The COVID Vaccine: A Cause for Alarm or a Solution?

Asa Nichols, Staff Writer

The year 2020 made many people feel a sense of hopelessness and a lack of control over their life. People don’t like being told what to do and after a year of mandatory masks and regulated public events, the last thing certain people wanted to hear was that they need to get this vaccine. 

The vaccine is a recent discovery that has been the exact opposite of scary to some people, mainly anyone who is worried that COVID-19 may negatively affect them. These people, and anyone else over the age of 12 who wishes to be vaccinated can set up an appointment but what about the other side of the conversation? Does the argument that the vaccine is not researched well enough and could be harmful hold any weight?

We have all heard people from both sides of this debate voice their opinion, as this issue is very new and a common point of interest between everyone. Social media is flooded with pro vaccination posts and random statistics that seem like they need a bit more research. 

To get a more personal look at why people are against the vaccine let’s hear from a skeptic. Grace Burger is a junior at San Pasqual High School and has no plans to get this vaccine as it stands. I asked for her reasoning in the matter.

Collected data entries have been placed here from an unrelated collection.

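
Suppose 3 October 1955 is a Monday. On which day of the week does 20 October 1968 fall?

Sunday

Day-of-year of October 3, 1955: 276.
Day-of-year of October 20, 1968: 294.
1955 has 365 days, so 365 − 276 = 89 days remain in 1955.
Full years 1956–1967: 9 common + 3 leap = 9×365 + 3×366 = 4383 days.
Total: 89 + 4383 + 294 = 4766 days.
4766 mod 7 = 6, so 6 days after Monday is Sunday.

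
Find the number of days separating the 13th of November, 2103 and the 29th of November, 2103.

16

Within November 2103: 29 − 13 = 16 days.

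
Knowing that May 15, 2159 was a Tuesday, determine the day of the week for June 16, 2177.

Monday

From May 15, 2159 to May 15, 2177: 18 years, of which 5 contain a Feb 29 — 13×365 + 5×366 = 6575 days.
May 2177: 31 − 15 = 16 days remain.
June 1–16, 2177: 16 days.
Residual: 32 days.
Total: 6607 days.
6607 mod 7 = 6, so 6 days after Tuesday is Monday.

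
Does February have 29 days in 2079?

No

2079 is not a leap year.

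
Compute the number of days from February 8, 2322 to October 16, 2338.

6094

From February 8, 2322 to February 8, 2338: 16 years, of which 4 contain a Feb 29 — 12×365 + 4×366 = 5844 days.
February 2338: 28 − 8 = 20 days remain (2338 is not a leap year, so February has 28 days).
Then March (31), April (30), May (31), June (30), July (31), August (31), September (30): 31 + 30 + 31 + 30 + 31 + 31 + 30 = 214 days.
October 1–16, 2338: 16 days.
Residual: 250 days.
Total: 6094 days.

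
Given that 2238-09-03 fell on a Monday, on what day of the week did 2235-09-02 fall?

Wednesday

Count forward from the earlier date (September 2, 2235) to the later (September 3, 2238):
September 2, 2235 → September 2, 2236: 366 days (2236 is a leap year).
September 2, 2236 → September 2, 2237: 365 days.
September 2, 2237 → September 2, 2238: 365 days.
Within September 2238: 3 − 2 = 1 day.
Total: 1097 days.
1097 mod 7 = 5, so 5 days before Monday is Wednesday.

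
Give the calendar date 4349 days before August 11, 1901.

September 13, 1889

Count 4349 days before August 11, 1901:
Day-of-year of September 13, 1889: 256.
Day-of-year of August 11, 1901: 223.
1889 has 365 days, so 365 − 256 = 109 days remain in 1889.
Full years 1890–1900: 9 common + 2 leap = 9×365 + 2×366 = 4017 days.
Total: 109 + 4017 + 223 = 4349 days.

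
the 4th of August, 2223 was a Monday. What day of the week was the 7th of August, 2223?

Thursday

Within August 2223: 7 − 4 = 3 days.
3 mod 7 = 3, so 3 days after Monday is Thursday.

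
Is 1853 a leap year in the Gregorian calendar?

1853 is not a leap year.

No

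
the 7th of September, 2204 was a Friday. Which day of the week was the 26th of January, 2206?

Sunday

Day-of-year of September 7, 2204: 251.
Day-of-year of January 26, 2206: 26.
2204 has 366 days, so 366 − 251 = 115 days remain in 2204.
Full years: 2205: 365. Sum = 365.
Total: 115 + 365 + 26 = 506 days.
506 mod 7 = 2, so 2 days after Friday is Sunday.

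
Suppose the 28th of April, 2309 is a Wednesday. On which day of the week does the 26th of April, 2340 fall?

Friday

Day-of-year of April 28, 2309: 118.
Day-of-year of April 26, 2340: 117.
2309 has 365 days, so 365 − 118 = 247 days remain in 2309.
Full years 2310–2339: 23 common + 7 leap = 23×365 + 7×366 = 10957 days.
Total: 247 + 10957 + 117 = 11321 days.
11321 mod 7 = 2, so 2 days after Wednesday is Friday.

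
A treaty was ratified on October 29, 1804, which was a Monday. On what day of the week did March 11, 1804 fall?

Count forward from the earlier date (March 11, 1804) to the later (October 29, 1804):
March 1804: 31 − 11 = 20 days remain.
Then April (30), May (31), June (30), July (31), August (31), September (30): 30 + 31 + 30 + 31 + 31 + 30 = 183 days.
October 1–29, 1804: 29 days.
Total: 20 + 183 + 29 = 232 days.
232 mod 7 = 1, so 1 day before Monday is Sunday.

Sunday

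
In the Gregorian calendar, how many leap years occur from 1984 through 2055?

Years divisible by 4: 1984, 1988, …, 2052 — 18 in all.
2000 is divisible by 400, so still leap.
No century exceptions apply. Count: 18.

18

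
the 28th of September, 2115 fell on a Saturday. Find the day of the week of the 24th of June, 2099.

Wednesday

Count forward from the earlier date (June 24, 2099) to the later (September 28, 2115):
Day-of-year of June 24, 2099: 175.
Day-of-year of September 28, 2115: 271.
2099 has 365 days, so 365 − 175 = 190 days remain in 2099.
Full years 2100–2114: 12 common + 3 leap = 12×365 + 3×366 = 5478 days.
Total: 190 + 5478 + 271 = 5939 days.
5939 mod 7 = 3, so 3 days before Saturday is Wednesday.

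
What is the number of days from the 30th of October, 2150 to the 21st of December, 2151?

417

October 30, 2150 → October 30, 2151: 365 days.
October 2151: 31 − 30 = 1 day remains.
Then November (30): 30 days.
December 1–21, 2151: 21 days.
Residual: 52 days.
Total: 417 days.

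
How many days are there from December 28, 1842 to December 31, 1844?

734

December 28, 1842 → December 28, 1843: 365 days.
December 28, 1843 → December 28, 1844: 366 days (1844 is a leap year).
Within December 1844: 31 − 28 = 3 days.
Total: 734 days.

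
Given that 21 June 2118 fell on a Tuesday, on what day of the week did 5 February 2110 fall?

Wednesday

Count forward from the earlier date (February 5, 2110) to the later (June 21, 2118):
Day-of-year of February 5, 2110: 36.
Day-of-year of June 21, 2118: 172.
2110 has 365 days, so 365 − 36 = 329 days remain in 2110.
Full years 2111–2117: 5 common + 2 leap = 5×365 + 2×366 = 2557 days.
Total: 329 + 2557 + 172 = 3058 days.
3058 mod 7 = 6, so 6 days before Tuesday is Wednesday.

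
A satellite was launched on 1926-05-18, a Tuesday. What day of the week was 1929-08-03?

Saturday

May 18, 1926 → May 18, 1927: 365 days.
May 18, 1927 → May 18, 1928: 366 days (1928 is a leap year).
May 18, 1928 → May 18, 1929: 365 days.
May 1929: 31 − 18 = 13 days remain.
Then June (30), July (31): 30 + 31 = 61 days.
August 1–3, 1929: 3 days.
Residual: 77 days.
Total: 1173 days.
1173 mod 7 = 4, so 4 days after Tuesday is Saturday.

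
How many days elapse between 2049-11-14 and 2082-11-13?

Day-of-year of November 14, 2049: 318.
Day-of-year of November 13, 2082: 317.
2049 has 365 days, so 365 − 318 = 47 days remain in 2049.
Full years 2050–2081: 24 common + 8 leap = 24×365 + 8×366 = 11688 days.
Total: 47 + 11688 + 317 = 12052 days.

12052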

“I’m deciding not to get the vaccine because there’s little to no research for it. Vaccines take years to be approved and tested on different people and it seems that for the COVID vaccine we are the people they are testing it on” says Burger. 

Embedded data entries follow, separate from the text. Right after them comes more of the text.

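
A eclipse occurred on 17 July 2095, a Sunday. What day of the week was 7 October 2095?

Friday

July 2095: 31 − 17 = 14 days remain.
Then August (31), September (30): 31 + 30 = 61 days.
October 1–7, 2095: 7 days.
Total: 14 + 61 + 7 = 82 days.
82 mod 7 = 5, so 5 days after Sunday is Friday.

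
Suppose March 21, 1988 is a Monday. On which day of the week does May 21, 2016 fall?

From March 21, 1988 to March 21, 2016: 28 years, of which 7 contain a Feb 29 — 21×365 + 7×366 = 10227 days.
(2000 is a leap year (divisible by 400).)
March 2016: 31 − 21 = 10 days remain.
Then April (30): 30 days.
May 1–21, 2016: 21 days.
Residual: 61 days.
Total: 10288 days.
10288 mod 7 = 5, so 5 days after Monday is Saturday.

Saturday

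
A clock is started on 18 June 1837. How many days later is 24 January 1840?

950

Day-of-year of June 18, 1837: 169.
Day-of-year of January 24, 1840: 24.
1837 has 365 days, so 365 − 169 = 196 days remain in 1837.
Full years: 1838: 365; 1839: 365. Sum = 730.
Total: 196 + 730 + 24 = 950 days.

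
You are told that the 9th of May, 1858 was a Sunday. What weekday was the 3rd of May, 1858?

Monday

Count forward from the earlier date (May 3, 1858) to the later (May 9, 1858):
Within May 1858: 9 − 3 = 6 days.
6 mod 7 = 6, so 6 days before Sunday is Monday.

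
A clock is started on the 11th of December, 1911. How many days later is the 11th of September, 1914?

1005

Day-of-year of December 11, 1911: 345.
Day-of-year of September 11, 1914: 254.
1911 has 365 days, so 365 − 345 = 20 days remain in 1911.
Full years: 1912: 366; 1913: 365. Sum = 731.
Total: 20 + 731 + 254 = 1005 days.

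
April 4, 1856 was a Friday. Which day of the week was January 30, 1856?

Wednesday

Count forward from the earlier date (January 30, 1856) to the later (April 4, 1856):
January 1856: 31 − 30 = 1 day remains.
Then February 1856 (29), March (31): 29 + 31 = 60 days.
April 1–4, 1856: 4 days.
Total: 1 + 60 + 4 = 65 days.
65 mod 7 = 2, so 2 days before Friday is Wednesday.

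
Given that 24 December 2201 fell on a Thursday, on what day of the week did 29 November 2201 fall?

Sunday

Count forward from the earlier date (November 29, 2201) to the later (December 24, 2201):
November 2201: 30 − 29 = 1 day remains.
December 1–24, 2201: 24 days.
Total: 1 + 24 = 25 days.
25 mod 7 = 4, so 4 days before Thursday is Sunday.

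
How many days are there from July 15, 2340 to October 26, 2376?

13252

Day-of-year of July 15, 2340: 197.
Day-of-year of October 26, 2376: 300.
2340 has 366 days, so 366 − 197 = 169 days remain in 2340.
Full years 2341–2375: 27 common + 8 leap = 27×365 + 8×366 = 12783 days.
Total: 169 + 12783 + 300 = 13252 days.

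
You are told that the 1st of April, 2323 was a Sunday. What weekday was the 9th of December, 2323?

Sunday

April 2323: 30 − 1 = 29 days remain.
Then May (31), June (30), July (31), August (31), September (30), October (31), November (30): 31 + 30 + 31 + 31 + 30 + 31 + 30 = 214 days.
December 1–9, 2323: 9 days.
Total: 29 + 214 + 9 = 252 days.
252 is a multiple of 7, so the 9th of December, 2323 falls on the same weekday: Sunday.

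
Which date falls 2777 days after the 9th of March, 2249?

the 15th of October, 2256

Count 2777 days after March 9, 2249:
Day-of-year of March 9, 2249: 68.
Day-of-year of October 15, 2256: 289.
2249 has 365 days, so 365 − 68 = 297 days remain in 2249.
Full years: 2250: 365; 2251: 365; 2252: 366; 2253: 365; 2254: 365; 2255: 365. Sum = 2191.
Total: 297 + 2191 + 289 = 2777 days.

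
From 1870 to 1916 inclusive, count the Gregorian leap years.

11

Years divisible by 4 in [1870, 1916]: 1872, 1876, 1880, 1884, 1888, 1892, 1896, 1900, 1904, 1908, 1912, 1916.
Of these, 1900 is divisible by 100 but not 400, so not leap.
Leap years: 12 − 1 = 11.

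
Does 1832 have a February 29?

Yes

1832 is a leap year.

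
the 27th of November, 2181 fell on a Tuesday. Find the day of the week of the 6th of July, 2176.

Saturday

Count forward from the earlier date (July 6, 2176) to the later (November 27, 2181):
Day-of-year of July 6, 2176: 188.
Day-of-year of November 27, 2181: 331.
2176 has 366 days, so 366 − 188 = 178 days remain in 2176.
Full years: 2177: 365; 2178: 365; 2179: 365; 2180: 366. Sum = 1461.
Total: 178 + 1461 + 331 = 1970 days.
1970 mod 7 = 3, so 3 days before Tuesday is Saturday.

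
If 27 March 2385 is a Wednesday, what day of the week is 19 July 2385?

March 2385: 31 − 27 = 4 days remain.
Then April (30), May (31), June (30): 30 + 31 + 30 = 91 days.
July 1–19, 2385: 19 days.
Total: 4 + 91 + 19 = 114 days.
114 mod 7 = 2, so 2 days after Wednesday is Friday.

Friday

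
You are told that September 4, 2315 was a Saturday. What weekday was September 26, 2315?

Within September 2315: 26 − 4 = 22 days.
22 mod 7 = 1, so 1 day after Saturday is Sunday.

Sunday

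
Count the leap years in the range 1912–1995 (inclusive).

21

Years divisible by 4: 1912, 1916, …, 1992 — 21 in all.
No century exceptions apply. Count: 21.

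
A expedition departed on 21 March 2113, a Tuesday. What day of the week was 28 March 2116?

Day-of-year of March 21, 2113: 80.
Day-of-year of March 28, 2116: 88.
2113 has 365 days, so 365 − 80 = 285 days remain in 2113.
Full years: 2114: 365; 2115: 365. Sum = 730.
Total: 285 + 730 + 88 = 1103 days.
1103 mod 7 = 4, so 4 days after Tuesday is Saturday.

Saturday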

This point of vaccines taking a very long time to be made is common when someone is stating their case for not getting it, but does it hold any truth? Studies show that hundreds of COVID vaccines have been in the making for the past year and the predicted timeline for an effective cure was in December 2020. This means a successful vaccine could 100 percent be made, however what Burger said about the lack of testing is true, seeing how the vaccine has only been used on about 22% of the world’s population.

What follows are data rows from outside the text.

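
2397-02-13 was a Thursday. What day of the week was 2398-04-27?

Monday

February 13, 2397 → February 13, 2398: 365 days.
February 2398: 28 − 13 = 15 days remain (2398 is not a leap year, so February has 28 days).
Then March (31): 31 days.
April 1–27, 2398: 27 days.
Residual: 73 days.
Total: 438 days.
438 mod 7 = 4, so 4 days after Thursday is Monday.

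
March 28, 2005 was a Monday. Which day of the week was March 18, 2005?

Count forward from the earlier date (March 18, 2005) to the later (March 28, 2005):
Within March 2005: 28 − 18 = 10 days.
10 mod 7 = 3, so 3 days before Monday is Friday.

Friday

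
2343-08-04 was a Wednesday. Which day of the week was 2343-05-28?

Friday

Count forward from the earlier date (May 28, 2343) to the later (August 4, 2343):
May 2343: 31 − 28 = 3 days remain.
Then June (30), July (31): 30 + 31 = 61 days.
August 1–4, 2343: 4 days.
Total: 3 + 61 + 4 = 68 days.
68 mod 7 = 5, so 5 days before Wednesday is Friday.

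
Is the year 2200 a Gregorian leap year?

No

2200 is not a leap year (divisible by 100 but not 400).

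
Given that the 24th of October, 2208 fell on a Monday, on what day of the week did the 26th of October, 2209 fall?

Day-of-year of October 24, 2208: 298.
Day-of-year of October 26, 2209: 299.
2208 has 366 days, so 366 − 298 = 68 days remain in 2208.
Total: 68 + 299 = 367 days.
367 mod 7 = 3, so 3 days after Monday is Thursday.

Thursday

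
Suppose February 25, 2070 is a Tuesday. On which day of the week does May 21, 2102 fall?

From February 25, 2070 to February 25, 2102: 32 years, of which 7 contain a Feb 29 — 25×365 + 7×366 = 11687 days.
(2100 is not a leap year (divisible by 100 but not 400).)
February 2102: 28 − 25 = 3 days remain (2102 is not a leap year, so February has 28 days).
Then March (31), April (30): 31 + 30 = 61 days.
May 1–21, 2102: 21 days.
Residual: 85 days.
Total: 11772 days.
11772 mod 7 = 5, so 5 days after Tuesday is Sunday.

Sunday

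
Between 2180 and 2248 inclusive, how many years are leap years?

17

Years divisible by 4: 2180, 2184, …, 2248 — 18 in all.
Of these, 2200 is divisible by 100 but not 400, so not leap.
Leap years: 18 − 1 = 17.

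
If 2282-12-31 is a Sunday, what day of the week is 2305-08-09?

Wednesday

Day-of-year of December 31, 2282: 365.
Day-of-year of August 9, 2305: 221.
2282 has 365 days, so 365 − 365 = 0 days remain in 2282.
Full years 2283–2304: 17 common + 5 leap = 17×365 + 5×366 = 8035 days.
Total: 0 + 8035 + 221 = 8256 days.
8256 mod 7 = 3, so 3 days after Sunday is Wednesday.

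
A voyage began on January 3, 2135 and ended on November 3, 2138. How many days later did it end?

1400

January 3, 2135 → January 3, 2136: 365 days.
January 3, 2136 → January 3, 2137: 366 days (2136 is a leap year).
January 3, 2137 → January 3, 2138: 365 days.
January 2138: 31 − 3 = 28 days remain.
Then 9 full months totalling 273 days.
November 1–3, 2138: 3 days.
Residual: 304 days.
Total: 1400 days.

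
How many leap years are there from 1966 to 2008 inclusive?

11

Years divisible by 4 in [1966, 2008]: 1968, 1972, 1976, 1980, 1984, 1988, 1992, 1996, 2000, 2004, 2008.
2000 is divisible by 400, so still leap.
No century exceptions apply. Count: 11.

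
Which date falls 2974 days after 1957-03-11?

1965-05-02

Count 2974 days after March 11, 1957:
Day-of-year of March 11, 1957: 70.
Day-of-year of May 2, 1965: 122.
1957 has 365 days, so 365 − 70 = 295 days remain in 1957.
Full years 1958–1964: 5 common + 2 leap = 5×365 + 2×366 = 2557 days.
Total: 295 + 2557 + 122 = 2974 days.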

Many factors may affect the decision of whether or not a person wants to get the vaccine. The uncertainty of how it will react in your body can be scary, with some people suffering blackouts and being sick for extended periods of time, and others having absolutely no side effects at all. However the vaccine is an alternative to those who are already at great risk from the virus. I asked Burger if there was a more researched vaccine would she change her mind? She stated, “for my age without the vaccine I have a 95%  survival rate to the virus”. So from what I’ve gathered the vaccine can be scary and there are many statistics that make people shy away from scheduling that appointment. This is their choice and in the situation of a high school kid with not much potential of fatality for COVID, waiting for a more researched and experimented vaccine seems to be a perfectly justifiable choice. On the other hand, in the situation of someone deeply impacted by COVID, the slight risk that comes with the vaccine seems miniscule compared to the deadly virus.